KM: I was writing for shows in high school, a boys' grammar school in South Wales, and while at Oxford in the late '50s and early '60s, I performed, wrote and directed with the Oxford University Dramatic Society. Later I was a history lecturer at Oxford, and even taught drama at a maximum security prison in Birmingham for a while.

PW: Your first mysteries were about golf. Are you an avid golfer yourself?

KM: I've enjoyed the game since I played "pitch and putt" as a teenager. The four golf mysteries written between 1986 and 1991 took Alan Saxon, a professional golfer, to the British Open championship in four different countries. Since they were written in the first person, I had to go with him, a most enjoyable experience. Under another pseudonym, Martin Inigo, I wrote a fifth golf mystery and a tennis mystery in 1991.

PW: What prompted you to write another golf mystery after a 10-year gap?

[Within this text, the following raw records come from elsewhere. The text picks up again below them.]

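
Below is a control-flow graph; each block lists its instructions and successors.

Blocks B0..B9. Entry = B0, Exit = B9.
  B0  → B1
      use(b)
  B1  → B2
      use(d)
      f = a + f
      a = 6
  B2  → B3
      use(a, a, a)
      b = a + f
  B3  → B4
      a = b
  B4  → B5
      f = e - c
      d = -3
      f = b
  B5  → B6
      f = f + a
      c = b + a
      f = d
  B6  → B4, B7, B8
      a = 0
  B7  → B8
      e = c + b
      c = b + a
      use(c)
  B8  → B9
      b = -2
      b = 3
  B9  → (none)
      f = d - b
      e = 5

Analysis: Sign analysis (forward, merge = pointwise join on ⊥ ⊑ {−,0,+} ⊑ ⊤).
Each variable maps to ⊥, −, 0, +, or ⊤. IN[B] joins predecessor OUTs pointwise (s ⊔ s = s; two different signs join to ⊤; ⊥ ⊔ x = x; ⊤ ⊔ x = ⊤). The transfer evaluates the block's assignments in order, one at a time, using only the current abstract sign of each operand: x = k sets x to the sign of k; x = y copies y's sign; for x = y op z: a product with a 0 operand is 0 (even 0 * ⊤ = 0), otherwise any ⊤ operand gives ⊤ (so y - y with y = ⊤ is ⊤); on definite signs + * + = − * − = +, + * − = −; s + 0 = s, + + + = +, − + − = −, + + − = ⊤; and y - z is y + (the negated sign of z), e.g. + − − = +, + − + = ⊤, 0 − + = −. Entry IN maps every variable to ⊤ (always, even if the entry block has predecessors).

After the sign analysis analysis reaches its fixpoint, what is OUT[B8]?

Answer: {a: 0, b: +, c: ⊤, d: -, e: ⊤, f: -}

Working:
Fixpoint table:
  B0: | IN=(all ⊤) | OUT=(all ⊤)
  B1: | IN=(all ⊤) | OUT={a:+; rest ⊤}
  B2: | IN={a:+; rest ⊤} | OUT={a:+; rest ⊤}
  B3: | IN={a:+; rest ⊤} | OUT=(all ⊤)
  B4: | IN=(all ⊤) | OUT={d:-; rest ⊤}
  B5: | IN={d:-; rest ⊤} | OUT={d:-, f:-; rest ⊤}
  B6: | IN={d:-, f:-; rest ⊤} | OUT={a:0, d:-, f:-; rest ⊤}
  B7: | IN={a:0, d:-, f:-; rest ⊤} | OUT={a:0, d:-, f:-; rest ⊤}
  B8: | IN={a:0, d:-, f:-; rest ⊤} | OUT={a:0, b:+, d:-, f:-; rest ⊤}
  B9: | IN={a:0, b:+, d:-, f:-; rest ⊤} | OUT={a:0, b:+, d:-, e:+, f:-; rest ⊤}

Merge at B8: IN[B8] = OUT[B6] ⊔ OUT[B7] = {a: 0, b: ⊤, c: ⊤, d: -, e: ⊤, f: -}
Applying B8's transfer function to that IN value gives OUT[B8] (row B8 above).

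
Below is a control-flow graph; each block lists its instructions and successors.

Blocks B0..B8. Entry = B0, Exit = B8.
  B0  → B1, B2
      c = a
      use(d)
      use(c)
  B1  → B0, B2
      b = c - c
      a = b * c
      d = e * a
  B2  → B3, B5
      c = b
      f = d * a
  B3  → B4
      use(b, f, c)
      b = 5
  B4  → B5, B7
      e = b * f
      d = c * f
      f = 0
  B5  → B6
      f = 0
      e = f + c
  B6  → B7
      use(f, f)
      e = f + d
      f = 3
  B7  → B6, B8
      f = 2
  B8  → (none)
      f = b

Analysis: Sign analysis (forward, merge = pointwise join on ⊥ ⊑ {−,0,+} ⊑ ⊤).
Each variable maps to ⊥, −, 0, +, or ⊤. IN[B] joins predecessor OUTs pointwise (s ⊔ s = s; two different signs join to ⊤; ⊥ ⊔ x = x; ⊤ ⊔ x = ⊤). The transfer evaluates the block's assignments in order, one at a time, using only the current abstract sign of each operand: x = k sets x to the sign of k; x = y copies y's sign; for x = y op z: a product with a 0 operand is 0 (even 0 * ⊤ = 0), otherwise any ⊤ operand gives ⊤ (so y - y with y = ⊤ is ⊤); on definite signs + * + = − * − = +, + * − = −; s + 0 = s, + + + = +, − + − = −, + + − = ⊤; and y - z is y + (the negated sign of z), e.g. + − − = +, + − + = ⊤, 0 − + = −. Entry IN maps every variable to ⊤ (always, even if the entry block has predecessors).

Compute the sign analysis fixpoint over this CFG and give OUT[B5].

Answer: {a: ⊤, b: ⊤, c: ⊤, d: ⊤, e: ⊤, f: 0}

Derivation:
Per-block solution:
  B0: | IN=(all ⊤) | OUT=(all ⊤)
  B1: | IN=(all ⊤) | OUT=(all ⊤)
  B2: | IN=(all ⊤) | OUT=(all ⊤)
  B3: | IN=(all ⊤) | OUT={b:+; rest ⊤}
  B4: | IN={b:+; rest ⊤} | OUT={b:+, f:0; rest ⊤}
  B5: | IN=(all ⊤) | OUT={f:0; rest ⊤}
  B6: | IN=(all ⊤) | OUT={f:+; rest ⊤}
  B7: | IN=(all ⊤) | OUT={f:+; rest ⊤}
  B8: | IN={f:+; rest ⊤} | OUT=(all ⊤)

Merge at B5: IN[B5] = OUT[B2] ⊔ OUT[B4] = {a: ⊤, b: ⊤, c: ⊤, d: ⊤, e: ⊤, f: ⊤}
Applying B5's transfer function to that IN value gives OUT[B5] (row B5 above).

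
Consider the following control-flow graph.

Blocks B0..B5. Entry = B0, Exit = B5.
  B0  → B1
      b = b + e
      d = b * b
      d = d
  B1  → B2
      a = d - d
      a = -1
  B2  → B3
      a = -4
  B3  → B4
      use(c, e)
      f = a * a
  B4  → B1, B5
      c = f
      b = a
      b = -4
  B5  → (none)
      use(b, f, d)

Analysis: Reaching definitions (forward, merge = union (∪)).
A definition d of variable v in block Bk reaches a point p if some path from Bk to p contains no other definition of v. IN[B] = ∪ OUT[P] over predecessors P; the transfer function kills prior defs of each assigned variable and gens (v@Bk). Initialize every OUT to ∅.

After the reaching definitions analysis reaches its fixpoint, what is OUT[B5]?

Answer: {a@B2, b@B4, c@B4, d@B0, f@B3}

Trace:
Fixpoint table:
  B0:  IN={}  OUT={b@B0, d@B0}
  B1:  IN={a@B2, b@B0, b@B4, c@B4, d@B0, f@B3}  OUT={a@B1, b@B0, b@B4, c@B4, d@B0, f@B3}
  B2:  IN={a@B1, b@B0, b@B4, c@B4, d@B0, f@B3}  OUT={a@B2, b@B0, b@B4, c@B4, d@B0, f@B3}
  B3:  IN={a@B2, b@B0, b@B4, c@B4, d@B0, f@B3}  OUT={a@B2, b@B0, b@B4, c@B4, d@B0, f@B3}
  B4:  IN={a@B2, b@B0, b@B4, c@B4, d@B0, f@B3}  OUT={a@B2, b@B4, c@B4, d@B0, f@B3}
  B5:  IN={a@B2, b@B4, c@B4, d@B0, f@B3}  OUT={a@B2, b@B4, c@B4, d@B0, f@B3}

Merge at B5: IN[B5] = OUT[B4] = {a@B2, b@B4, c@B4, d@B0, f@B3}
Applying B5's transfer function to that IN value gives OUT[B5] (row B5 above).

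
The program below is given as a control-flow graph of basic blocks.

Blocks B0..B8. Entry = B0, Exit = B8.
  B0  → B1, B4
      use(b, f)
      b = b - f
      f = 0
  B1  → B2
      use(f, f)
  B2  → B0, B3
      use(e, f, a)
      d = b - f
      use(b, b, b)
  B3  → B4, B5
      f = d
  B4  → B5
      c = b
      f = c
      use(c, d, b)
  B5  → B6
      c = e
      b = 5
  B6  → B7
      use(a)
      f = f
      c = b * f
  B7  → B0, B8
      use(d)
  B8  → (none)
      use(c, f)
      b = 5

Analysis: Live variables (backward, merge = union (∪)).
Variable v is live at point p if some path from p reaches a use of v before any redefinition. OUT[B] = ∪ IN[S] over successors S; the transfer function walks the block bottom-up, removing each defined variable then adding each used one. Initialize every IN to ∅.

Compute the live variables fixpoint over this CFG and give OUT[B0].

Answer: {a, b, d, e, f}

Trace:
Per-block solution:
  B0:  IN={a, b, d, e, f}  OUT={a, b, d, e, f}
  B1:  IN={a, b, e, f}  OUT={a, b, e, f}
  B2:  IN={a, b, e, f}  OUT={a, b, d, e, f}
  B3:  IN={a, b, d, e}  OUT={a, b, d, e, f}
  B4:  IN={a, b, d, e}  OUT={a, d, e, f}
  B5:  IN={a, d, e, f}  OUT={a, b, d, e, f}
  B6:  IN={a, b, d, e, f}  OUT={a, b, c, d, e, f}
  B7:  IN={a, b, c, d, e, f}  OUT={a, b, c, d, e, f}
  B8:  IN={c, f}  OUT={}

Merge at B0: OUT[B0] = IN[B1] ⊔ IN[B4] = {a, b, d, e, f}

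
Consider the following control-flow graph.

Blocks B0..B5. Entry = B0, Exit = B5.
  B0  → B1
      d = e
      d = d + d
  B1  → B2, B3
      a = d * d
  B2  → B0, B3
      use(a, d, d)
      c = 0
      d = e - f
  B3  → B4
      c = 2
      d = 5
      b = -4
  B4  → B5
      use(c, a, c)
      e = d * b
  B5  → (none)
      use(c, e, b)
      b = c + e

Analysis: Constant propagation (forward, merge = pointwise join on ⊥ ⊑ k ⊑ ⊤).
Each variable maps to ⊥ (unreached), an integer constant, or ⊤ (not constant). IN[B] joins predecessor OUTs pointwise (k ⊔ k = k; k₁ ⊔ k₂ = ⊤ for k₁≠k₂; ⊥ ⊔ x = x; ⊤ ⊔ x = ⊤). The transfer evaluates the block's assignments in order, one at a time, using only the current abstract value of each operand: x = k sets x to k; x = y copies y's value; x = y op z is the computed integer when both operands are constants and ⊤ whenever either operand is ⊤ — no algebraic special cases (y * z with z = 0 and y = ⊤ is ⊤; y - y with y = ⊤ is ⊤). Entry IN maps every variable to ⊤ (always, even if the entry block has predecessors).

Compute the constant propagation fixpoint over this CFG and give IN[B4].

Per-block solution:
  B0:  IN=(all ⊤)  OUT=(all ⊤)
  B1:  IN=(all ⊤)  OUT=(all ⊤)
  B2:  IN=(all ⊤)  OUT={c:0; rest ⊤}
  B3:  IN=(all ⊤)  OUT={b:-4, c:2, d:5; rest ⊤}
  B4:  IN={b:-4, c:2, d:5; rest ⊤}  OUT={b:-4, c:2, d:5, e:-20; rest ⊤}
  B5:  IN={b:-4, c:2, d:5, e:-20; rest ⊤}  OUT={b:-18, c:2, d:5, e:-20; rest ⊤}

Merge at B4: IN[B4] = OUT[B3] = {a: ⊤, b: -4, c: 2, d: 5, e: ⊤, f: ⊤}

Answer: {a: ⊤, b: -4, c: 2, d: 5, e: ⊤, f: ⊤}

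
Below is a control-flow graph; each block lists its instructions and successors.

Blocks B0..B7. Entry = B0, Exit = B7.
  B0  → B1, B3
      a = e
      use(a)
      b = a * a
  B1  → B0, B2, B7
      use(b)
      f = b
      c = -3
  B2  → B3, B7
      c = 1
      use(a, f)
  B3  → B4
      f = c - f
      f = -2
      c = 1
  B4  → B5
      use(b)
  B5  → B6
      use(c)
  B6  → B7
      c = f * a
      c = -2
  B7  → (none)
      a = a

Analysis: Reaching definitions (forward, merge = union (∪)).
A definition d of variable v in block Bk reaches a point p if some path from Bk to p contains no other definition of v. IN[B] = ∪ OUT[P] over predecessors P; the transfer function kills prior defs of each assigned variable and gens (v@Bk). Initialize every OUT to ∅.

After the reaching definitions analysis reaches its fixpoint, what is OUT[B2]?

Fixpoint table:
  B0:   IN={a@B0, b@B0, c@B1, f@B1}   OUT={a@B0, b@B0, c@B1, f@B1}
  B1:   IN={a@B0, b@B0, c@B1, f@B1}   OUT={a@B0, b@B0, c@B1, f@B1}
  B2:   IN={a@B0, b@B0, c@B1, f@B1}   OUT={a@B0, b@B0, c@B2, f@B1}
  B3:   IN={a@B0, b@B0, c@B1, c@B2, f@B1}   OUT={a@B0, b@B0, c@B3, f@B3}
  B4:   IN={a@B0, b@B0, c@B3, f@B3}   OUT={a@B0, b@B0, c@B3, f@B3}
  B5:   IN={a@B0, b@B0, c@B3, f@B3}   OUT={a@B0, b@B0, c@B3, f@B3}
  B6:   IN={a@B0, b@B0, c@B3, f@B3}   OUT={a@B0, b@B0, c@B6, f@B3}
  B7:   IN={a@B0, b@B0, c@B1, c@B2, c@B6, f@B1, f@B3}   OUT={a@B7, b@B0, c@B1, c@B2, c@B6, f@B1, f@B3}

Merge at B2: IN[B2] = OUT[B1] = {a@B0, b@B0, c@B1, f@B1}
Applying B2's transfer function to that IN value gives OUT[B2] (row B2 above).

Answer: {a@B0, b@B0, c@B2, f@B1}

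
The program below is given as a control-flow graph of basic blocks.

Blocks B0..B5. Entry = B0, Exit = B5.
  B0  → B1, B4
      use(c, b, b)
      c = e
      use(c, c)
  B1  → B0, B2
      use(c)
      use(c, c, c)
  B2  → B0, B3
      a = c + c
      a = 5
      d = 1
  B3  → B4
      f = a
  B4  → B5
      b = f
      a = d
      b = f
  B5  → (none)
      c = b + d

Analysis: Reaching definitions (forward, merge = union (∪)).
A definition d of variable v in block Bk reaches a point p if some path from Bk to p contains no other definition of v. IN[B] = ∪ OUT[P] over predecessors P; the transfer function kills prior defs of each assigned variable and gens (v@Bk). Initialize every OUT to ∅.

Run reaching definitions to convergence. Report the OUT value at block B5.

Converged values:
  B0:   IN={a@B2, c@B0, d@B2}   OUT={a@B2, c@B0, d@B2}
  B1:   IN={a@B2, c@B0, d@B2}   OUT={a@B2, c@B0, d@B2}
  B2:   IN={a@B2, c@B0, d@B2}   OUT={a@B2, c@B0, d@B2}
  B3:   IN={a@B2, c@B0, d@B2}   OUT={a@B2, c@B0, d@B2, f@B3}
  B4:   IN={a@B2, c@B0, d@B2, f@B3}   OUT={a@B4, b@B4, c@B0, d@B2, f@B3}
  B5:   IN={a@B4, b@B4, c@B0, d@B2, f@B3}   OUT={a@B4, b@B4, c@B5, d@B2, f@B3}

Merge at B5: IN[B5] = OUT[B4] = {a@B4, b@B4, c@B0, d@B2, f@B3}
Applying B5's transfer function to that IN value gives OUT[B5] (row B5 above).

Answer: {a@B4, b@B4, c@B5, d@B2, f@B3}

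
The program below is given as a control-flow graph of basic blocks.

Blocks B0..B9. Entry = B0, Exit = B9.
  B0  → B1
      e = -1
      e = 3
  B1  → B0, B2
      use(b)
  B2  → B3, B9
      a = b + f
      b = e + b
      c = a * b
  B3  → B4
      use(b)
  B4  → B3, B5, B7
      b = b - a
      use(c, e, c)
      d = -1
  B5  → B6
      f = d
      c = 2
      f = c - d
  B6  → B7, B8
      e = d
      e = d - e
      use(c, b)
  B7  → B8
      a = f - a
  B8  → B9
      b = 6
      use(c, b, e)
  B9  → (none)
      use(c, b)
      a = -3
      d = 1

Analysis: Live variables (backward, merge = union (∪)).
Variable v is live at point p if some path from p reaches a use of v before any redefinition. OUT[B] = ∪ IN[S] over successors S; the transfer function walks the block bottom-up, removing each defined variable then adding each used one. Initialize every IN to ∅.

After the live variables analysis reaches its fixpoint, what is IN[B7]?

Answer: {a, c, e, f}

Derivation:
Converged values:
  B0:   IN={b, f}   OUT={b, e, f}
  B1:   IN={b, e, f}   OUT={b, e, f}
  B2:   IN={b, e, f}   OUT={a, b, c, e, f}
  B3:   IN={a, b, c, e, f}   OUT={a, b, c, e, f}
  B4:   IN={a, b, c, e, f}   OUT={a, b, c, d, e, f}
  B5:   IN={a, b, d}   OUT={a, b, c, d, f}
  B6:   IN={a, b, c, d, f}   OUT={a, c, e, f}
  B7:   IN={a, c, e, f}   OUT={c, e}
  B8:   IN={c, e}   OUT={b, c}
  B9:   IN={b, c}   OUT={}

Merge at B7: OUT[B7] = IN[B8] = {c, e}
Applying B7's transfer function to that OUT value gives IN[B7] (row B7 above).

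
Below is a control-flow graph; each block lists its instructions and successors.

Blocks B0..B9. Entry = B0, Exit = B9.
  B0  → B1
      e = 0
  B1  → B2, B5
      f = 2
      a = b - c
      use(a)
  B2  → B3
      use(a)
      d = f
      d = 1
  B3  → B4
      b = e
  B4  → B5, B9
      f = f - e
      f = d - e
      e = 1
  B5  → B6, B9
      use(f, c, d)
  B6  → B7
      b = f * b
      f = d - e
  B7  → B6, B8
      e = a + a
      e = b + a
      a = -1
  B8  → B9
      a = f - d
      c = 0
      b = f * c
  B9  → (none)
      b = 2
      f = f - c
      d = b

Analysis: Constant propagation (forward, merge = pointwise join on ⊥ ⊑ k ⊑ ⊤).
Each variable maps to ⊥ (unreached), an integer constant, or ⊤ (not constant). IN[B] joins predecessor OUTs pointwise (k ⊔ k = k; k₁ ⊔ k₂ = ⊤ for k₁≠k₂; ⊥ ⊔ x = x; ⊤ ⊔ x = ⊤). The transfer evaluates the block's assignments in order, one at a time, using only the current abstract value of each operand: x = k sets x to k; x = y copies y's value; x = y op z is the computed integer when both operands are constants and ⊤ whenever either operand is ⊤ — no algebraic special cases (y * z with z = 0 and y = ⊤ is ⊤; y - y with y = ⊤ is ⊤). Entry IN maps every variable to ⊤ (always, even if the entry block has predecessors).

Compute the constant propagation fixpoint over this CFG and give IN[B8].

Per-block solution:
  B0:   IN=(all ⊤)   OUT={e:0; rest ⊤}
  B1:   IN={e:0; rest ⊤}   OUT={e:0, f:2; rest ⊤}
  B2:   IN={e:0, f:2; rest ⊤}   OUT={d:1, e:0, f:2; rest ⊤}
  B3:   IN={d:1, e:0, f:2; rest ⊤}   OUT={b:0, d:1, e:0, f:2; rest ⊤}
  B4:   IN={b:0, d:1, e:0, f:2; rest ⊤}   OUT={b:0, d:1, e:1, f:1; rest ⊤}
  B5:   IN=(all ⊤)   OUT=(all ⊤)
  B6:   IN=(all ⊤)   OUT=(all ⊤)
  B7:   IN=(all ⊤)   OUT={a:-1; rest ⊤}
  B8:   IN={a:-1; rest ⊤}   OUT={c:0; rest ⊤}
  B9:   IN=(all ⊤)   OUT={b:2, d:2; rest ⊤}

Merge at B8: IN[B8] = OUT[B7] = {a: -1, b: ⊤, c: ⊤, d: ⊤, e: ⊤, f: ⊤}

Answer: {a: -1, b: ⊤, c: ⊤, d: ⊤, e: ⊤, f: ⊤}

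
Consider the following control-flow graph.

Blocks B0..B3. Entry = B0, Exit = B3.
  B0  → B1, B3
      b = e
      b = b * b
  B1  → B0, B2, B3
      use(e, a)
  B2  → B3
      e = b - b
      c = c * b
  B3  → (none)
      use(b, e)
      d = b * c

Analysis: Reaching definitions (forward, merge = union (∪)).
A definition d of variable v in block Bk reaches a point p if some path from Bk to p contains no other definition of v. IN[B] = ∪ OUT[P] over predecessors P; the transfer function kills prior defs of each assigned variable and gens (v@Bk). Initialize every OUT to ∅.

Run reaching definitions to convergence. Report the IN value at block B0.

Per-block solution:
  B0:  IN={b@B0}  OUT={b@B0}
  B1:  IN={b@B0}  OUT={b@B0}
  B2:  IN={b@B0}  OUT={b@B0, c@B2, e@B2}
  B3:  IN={b@B0, c@B2, e@B2}  OUT={b@B0, c@B2, d@B3, e@B2}

Merge at B0 (entry node, so the boundary value {} is joined with the incoming edge(s)): IN[B0] = {} ⊔ OUT[B1] = {b@B0}

Answer: {b@B0}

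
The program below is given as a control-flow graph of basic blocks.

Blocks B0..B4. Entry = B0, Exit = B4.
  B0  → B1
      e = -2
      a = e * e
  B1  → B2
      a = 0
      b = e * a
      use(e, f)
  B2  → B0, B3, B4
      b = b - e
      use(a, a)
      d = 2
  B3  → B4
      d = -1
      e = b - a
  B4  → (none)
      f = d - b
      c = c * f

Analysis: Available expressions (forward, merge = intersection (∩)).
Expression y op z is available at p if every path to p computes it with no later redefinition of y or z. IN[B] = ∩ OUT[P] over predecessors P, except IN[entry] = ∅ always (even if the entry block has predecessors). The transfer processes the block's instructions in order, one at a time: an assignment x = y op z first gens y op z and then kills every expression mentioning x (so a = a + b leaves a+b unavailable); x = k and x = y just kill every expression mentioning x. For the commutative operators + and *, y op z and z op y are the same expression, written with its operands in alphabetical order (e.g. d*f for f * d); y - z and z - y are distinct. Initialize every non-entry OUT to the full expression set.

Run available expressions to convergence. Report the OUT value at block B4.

Per-block solution:
  B0:   IN={}   OUT={e*e}
  B1:   IN={e*e}   OUT={a*e, e*e}
  B2:   IN={a*e, e*e}   OUT={a*e, e*e}
  B3:   IN={a*e, e*e}   OUT={b-a}
  B4:   IN={}   OUT={d-b}

Merge at B4: IN[B4] = OUT[B2] ∩ OUT[B3] = {}
Applying B4's transfer function to that IN value gives OUT[B4] (row B4 above).

Answer: {d-b}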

KM: I was giving a talk at the Poisoned Pen Bookstore [in Scottsdale, Ariz.] when someone in the audience asked me when I was going to write another Saxon novel. "As soon as a publisher makes me an offer," I replied and—lo and behold!—Barbara Peters of Poisoned Pen Press did so there and then. The result was Bermuda Grass.

PW: How many more pseudonyms do you have?

KM: Just one, Conrad Allen, after my son, Conrad. As Allen, I've written three novels about George Dillman and his wife, Genevieve, who solve murders on ships of the Cunard line.

PW: Tell us something about the historical series you write as Edward Marston.

KM: The first is the Domesday series, so-called because the heroes are two of William the Conqueror's "Domesday" surveyors, Gervase Bret and Ralph Delchard, who travel the 34 counties covered by the Domesday book to determine and to collect the king's taxes. Every county they visit presents them with a problem to solve, usually involving murder. I'll probably not get through all 34 counties, even if I write three a year as I did in 1998.

PW: How do you manage to produce two or three mysteries a year on average?

KM: Good organization. I spent 10 years writing radio and TV drama. It was a rigorous discipline. You simply have to deliver the goods up to standard and to a strict deadline. The writing is the easy part. What takes time is the research. I spend ages in various libraries or out on location so that I have all the relevant material to hand. Moving from one series to another is a tremendous help. It's so refreshing to be able to deal with a new set of characters in a different location and time zone. A change is indeed as good as a rest.

PW: Your second historical series is set in Elizabethan England, isn't it?

KM: This series is about an Elizabethan theater company, Westfield's Men, whose bookkeeper and stage manager, Nicholas Bracewell, is responsible for the plays and the players.

PW: How about the two architect series—three centuries apart?

KM: Merlin Richards is my first Welsh protagonist, an immigrant architect who is inspired by Frank Lloyd Wright. Another architect, Christopher Redmayne, is featured in The King's Evil, which opens with the Great Fire of 1666.

PW: What are you currently working on?

KM:The Vagabond Clown, the latest in the Nicholas Bracewell series. For 30 years I lived near Stratford-on-Avon and never missed a season. I've also acted in or directed many plays by Shakespeare and his contemporaries, so it's a world in which I feel really comfortable. And it's not as far removed from golf as you may think. Mary, Queen of Scots played golf in Scotland until she acquired the insurmountable handicap of losing her head.